On 05/03/2012 10:18 AM, Merlin Moncure wrote:
On Thu, May 3, 2012 at 9:01 AM, Andrew Dunstan<and...@dunslane.net>  wrote:
On 05/03/2012 09:43 AM, Pavel Stehule wrote:
2012/5/3 Merlin Moncure<mmonc...@gmail.com>:
On Thu, May 3, 2012 at 7:13 AM, Pavel Stehule<pavel.steh...@gmail.com>
  wrote:
Hello

(1 row)

This works the same indeed, just seems to be a hack, though a cool
one :)
Yeah -- the syntax isn't great, but IMO it's more generally usable
than what you're proposing because it's a scalar returning function
not a table expression.  Another point is that the proposed 'like'
syntax (which I still think is great, just maybe not for conversions
from json) seems wedded to record types.  The hstore trick should be
able to take a foo[], set it all up and return it.  How would that
work with like?

few years back I proposed "anytypename" type

with this feature, you can has some clean and more readable call

SELECT * FROM populate_record(test, ...)
that would be great IMO.
I'll try propose it again - implementation should not be hard


You guys seem to be taking the original proposal off into the weeds.
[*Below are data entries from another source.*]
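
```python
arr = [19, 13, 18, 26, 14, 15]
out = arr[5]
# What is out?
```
Trace:
  arr=[19, 13, 18, 26, 14, 15]
  arr=[19, 13, 18, 26, 14, 15], out=15

Final answer: 15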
I have
often wanted to be able to use LIKE in type expressions, and I'd like to see
exactly that implemented.
would it work for array types?  can it called without using FROM?



Why would you always need FROM? I want to be able to do things like:

    create type new_type as (like old_type, extra text);

i.e., anywhere we are specifying a type (e.g. as above or for a function returnign a setof record), we should be able to import an existing one rather than having to replicate it.